While Gundlach says it’s possible that the Fed will “pull another Lucy and the football,” referring to the Peanuts cartoon character who yanks the ball from would-be kicker Charlie Brown, he thinks it is more likely that Fed will go ahead with the rate hike.
“It’s like a George W. Bush [in Iraq] and ‘Mission Accomplished.’ It’s a bit premature … but the Fed wants to put up the banner. And very soon after, if they do it, we will have chatter about the next hike,” he explained.
“Within the Fed’s logic — and they’ve said it’s enough — the [stock] market is still close to its highs, and the dollar is moving sideways. So, the coast is clear to do it,” Gundlach said. “And while the [stock] market [overall] is not freaked out that much yet, there are plenty [of market indicators] that are.”
What would cause the Fed to keep rates steady? “There’s a chance they won’t raise, and it’s completely dependent on the markets,” Gundlach said.

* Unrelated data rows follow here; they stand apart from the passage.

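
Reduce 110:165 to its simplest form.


Find GCD(110, 165)
GCD = 55
Divide both by 55: 110/55 = 2, 165/55 = 3
Simplified ratio = 2:3

2:3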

Foreign equity and overall credit markets have “deteriorated in substantial ways,” Gundlach said. LIBOR, for instance, has moved up about 15 basis points in recent weeks “anticipating a Fed rate move,” he adds.
Watch out for the Federal Open Market Committee to announce its decision next Wednesday, Gundlach cautioned: “Almost certainly, we are going to see a lot of movement in the markets.”